Regarding income taxes, Kentucky has taken the lead, with its Republican-controlled House passing a bill to reduce the individual income tax rate by half a percentage point to 3.5%, effective in 2026. Democratic Governor Andy Beshear has expressed support for this measure, which would mark the state’s third tax rate reduction since 2023. New Missouri Governor Mike Kehoe has also proposed phasing out the state income tax. Additionally, governors from Montana, Georgia, and South Carolina are echoing similar sentiments regarding further income tax cuts.

In Utah, Governor Spencer Cox is advocating for the elimination of state taxes on Social Security benefits, while Virginia’s Governor Glenn Youngkin is focusing on exempting tips from state income tax and assisting low- and middle-income residents with auto tax relief. Notably, even Democratic Governor Kathy Hochul of New York has introduced an extensive tax reduction plan aimed at lowering income taxes and expanding the state’s child tax credit, as well as providing inflation-related payments to New Yorkers.

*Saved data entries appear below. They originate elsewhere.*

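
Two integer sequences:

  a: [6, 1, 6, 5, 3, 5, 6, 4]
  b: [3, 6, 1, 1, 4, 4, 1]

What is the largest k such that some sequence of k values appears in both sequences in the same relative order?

3

Let dp[i][j] be the LCS length of the first i values of a and the first j values of b. dp[i][j] = dp[i-1][j-1]+1 when the i-th and j-th values match, else max(dp[i-1][j], dp[i][j-1]).
    ·  3  6  1  1  4  4  1
 ·  0  0  0  0  0  0  0  0
 6  0  0  1  1  1  1  1  1
 1  0  0  1  2  2  2  2  2
 6  0  0  1  2  2  2  2  2
 5  0  0  1  2  2  2  2  2
 3  0  1  1  2  2  2  2  2
 5  0  1  1  2  2  2  2  2
 6  0  1  2  2  2  2  2  2
 4  0  1  2  2  2  3  3  3
dp[8][7] = 3. One LCS (by backtracking along matches): 6, 1, 4.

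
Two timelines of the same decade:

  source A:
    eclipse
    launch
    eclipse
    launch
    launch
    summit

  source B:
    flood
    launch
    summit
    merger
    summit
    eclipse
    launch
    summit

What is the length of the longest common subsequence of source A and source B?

4

One common subsequence of length 4: launch [2,2]; then eclipse [3,6]; then launch [5,7]; then summit [6,8]. dp[6][8] = 4 confirms this is the maximum.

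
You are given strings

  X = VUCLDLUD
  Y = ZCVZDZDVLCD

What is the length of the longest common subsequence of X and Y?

4

Let dp[i][j] be the LCS length of the first i characters of X and the first j characters of Y. dp[i][j] = dp[i-1][j-1]+1 when the i-th and j-th characters match, else max(dp[i-1][j], dp[i][j-1]).
    ·  Z  C  V  Z  D  Z  D  V  L  C  D
 ·  0  0  0  0  0  0  0  0  0  0  0  0
 V  0  0  0  1  1  1  1  1  1  1  1  1
 U  0  0  0  1  1  1  1  1  1  1  1  1
 C  0  0  1  1  1  1  1  1  1  1  2  2
 L  0  0  1  1  1  1  1  1  1  2  2  2
 D  0  0  1  1  1  2  2  2  2  2  2  3
 L  0  0  1  1  1  2  2  2  2  3  3  3
 U  0  0  1  1  1  2  2  2  2  3  3  3
 D  0  0  1  1  1  2  2  3  3  3  3  4
dp[8][11] = 4. One LCS (by backtracking along matches): VDLD.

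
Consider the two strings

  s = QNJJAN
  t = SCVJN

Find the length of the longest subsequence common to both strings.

2

Let dp[i][j] be the LCS length of the first i characters of s and the first j characters of t. dp[i][j] = dp[i-1][j-1]+1 when the i-th and j-th characters match, else max(dp[i-1][j], dp[i][j-1]).
    ·  S  C  V  J  N
 ·  0  0  0  0  0  0
 Q  0  0  0  0  0  0
 N  0  0  0  0  0  1
 J  0  0  0  0  1  1
 J  0  0  0  0  1  1
 A  0  0  0  0  1  1
 N  0  0  0  0  1  2
dp[6][5] = 2. One LCS (by backtracking along matches): JN.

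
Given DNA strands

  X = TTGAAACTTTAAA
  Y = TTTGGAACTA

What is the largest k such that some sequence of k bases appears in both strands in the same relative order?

8

One common subsequence of length 8: T [1,2]; then T [2,3]; then G [3,5]; then A [5,6]; then A [6,7]; then C [7,8]; then T [10,9]; then A [13,10], and the DP table's final entry dp[13][10] is also 8, so no common subsequence is longer.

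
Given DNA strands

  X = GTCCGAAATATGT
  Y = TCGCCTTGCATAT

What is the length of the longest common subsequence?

Taking G (X #1, Y #3), then C (X #3, Y #4), then C (X #4, Y #5), then G (X #5, Y #8), then A (X #8, Y #10), then T (X #9, Y #11), then A (X #10, Y #12), then T (X #13, Y #13) gives a common subsequence of length 8. Since dp[13][13] = 8, nothing longer is possible.

8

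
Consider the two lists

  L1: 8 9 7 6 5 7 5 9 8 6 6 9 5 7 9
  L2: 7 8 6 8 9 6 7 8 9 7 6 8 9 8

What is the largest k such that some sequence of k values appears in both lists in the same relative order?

8

One common subsequence of length 8: 8 [1,4], then 9 [2,5], then 6 [4,6], then 7 [6,7], then 8 [9,8], then 9 [12,9], then 7 [14,10], then 9 [15,13]. The LCS DP gives dp[15][14] = 8, so this is optimal.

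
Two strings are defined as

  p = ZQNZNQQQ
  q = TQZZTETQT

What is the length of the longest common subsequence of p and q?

3

One common subsequence of length 3: Z at p[1]=q[3], then Z at p[4]=q[4], then Q at p[6]=q[8]. The LCS DP gives dp[8][9] = 3, so this is optimal.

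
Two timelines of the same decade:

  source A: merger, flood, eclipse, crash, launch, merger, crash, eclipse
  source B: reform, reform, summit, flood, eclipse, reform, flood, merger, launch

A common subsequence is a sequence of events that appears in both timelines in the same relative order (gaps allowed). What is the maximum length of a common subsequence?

Pick flood [2,4], eclipse [3,5], launch [5,9]; all 3 events appear in both, in order. The LCS DP gives dp[8][9] = 3, so this is optimal.

3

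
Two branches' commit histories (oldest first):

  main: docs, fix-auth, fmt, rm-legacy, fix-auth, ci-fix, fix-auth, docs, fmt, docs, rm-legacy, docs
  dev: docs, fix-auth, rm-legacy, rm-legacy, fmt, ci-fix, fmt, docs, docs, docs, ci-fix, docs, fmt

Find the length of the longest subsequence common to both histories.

Pick docs at main[1]=dev[1], then fix-auth at main[2]=dev[2], then fmt at main[3]=dev[5], then ci-fix at main[6]=dev[6], then docs at main[8]=dev[9], then docs at main[10]=dev[10], then docs at main[12]=dev[12]; all 7 commits appear in both, in order, and the DP table's final entry dp[12][13] is also 7, so no common subsequence is longer.

7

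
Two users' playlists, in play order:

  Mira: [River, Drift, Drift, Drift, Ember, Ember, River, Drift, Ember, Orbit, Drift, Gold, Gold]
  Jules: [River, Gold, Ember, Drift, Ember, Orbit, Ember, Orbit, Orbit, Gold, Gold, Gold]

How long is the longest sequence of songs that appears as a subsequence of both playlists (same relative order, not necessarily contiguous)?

One common subsequence of length 7: River [1,1], then Drift [4,4], then Ember [5,5], then Ember [6,7], then Orbit [10,9], then Gold [12,11], then Gold [13,12]. Since dp[13][12] = 7, nothing longer is possible.

7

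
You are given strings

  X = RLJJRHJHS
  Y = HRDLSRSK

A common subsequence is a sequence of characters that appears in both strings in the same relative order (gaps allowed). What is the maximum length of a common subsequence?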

Furthermore, Mississippi’s Republican-led House has passed a bill aimed at gradually phasing out the income tax, along with reducing the grocery sales tax while offsetting losses through increased local sales and gas taxes. Louisiana has recently implemented new income tax cuts, which are being balanced by a hike in sales tax.

A number of states are also prioritizing reductions in property taxes, largely in response to the escalating costs of housing. In North Dakota, a recent ballot measure seeking to abolish local property taxes was defeated, but the newly elected Republican Governor Kelly Armstrong is proposing gradual cuts to property taxes using revenue generated from the state’s oil tax savings. In Wyoming, a conservative faction wants to reduce residential property taxes by 25%. Kansas Republicans are considering several strategies, including a 7.5% cut to school property tax levies, while Nebraska’s Governor Jim Pillen is proposing a plan to allocate more funds toward property tax relief.

In summary, as discussions surrounding tax cuts continue to evolve at both federal and state levels, the impact on state budgets and public services remains a pivotal concern for lawmakers and citizens alike.